Deputy Permanent Representative to the United Nations
- In office September 2017 – March 2021

Personal details
- Born: July 1, 1966 (age 60) Quebec City, Quebec, Canada
- Education: McGill University
- Profession: Civil Servant

= Louise Blais =

Canadian diplomat

Louise Blais (born July 1, 1966) worked as a Canadian diplomat for 25 years. After serving in various capacities in the Canadian government, she was named as Ambassador and Deputy Permanent Representative to the United Nations on August 21, 2017, with special responsibility for Agenda 2030 and development.
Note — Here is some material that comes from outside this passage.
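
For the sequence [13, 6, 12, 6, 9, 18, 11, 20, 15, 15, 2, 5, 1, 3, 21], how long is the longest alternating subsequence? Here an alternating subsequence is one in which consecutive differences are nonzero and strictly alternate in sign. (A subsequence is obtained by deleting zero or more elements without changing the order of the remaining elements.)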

In 2022, Blais was named to The Hill Times' list of top 50 people influencing Canada's foreign policy. She was also named a senior adviser with the Business Council of Canada in 2022.

On January 8, 2019, she was appointed to the executive board of UNICEF for the period spanning 2019.

Blais served as Consul General of Canada to the US Southeast, based in Atlanta, from 2014 to 2017. She later returned to work in the region in an interim capacity during the latter half of 2021.

Prior to becoming Head of Mission, she was the director of the Canadian Cultural Centre in Paris from 2007 to 2011 and later served as Minister-Counsellor at the embassy. She was previously a Counsellor in Tokyo and Washington D.C.

Blais is a graduate of McGill University.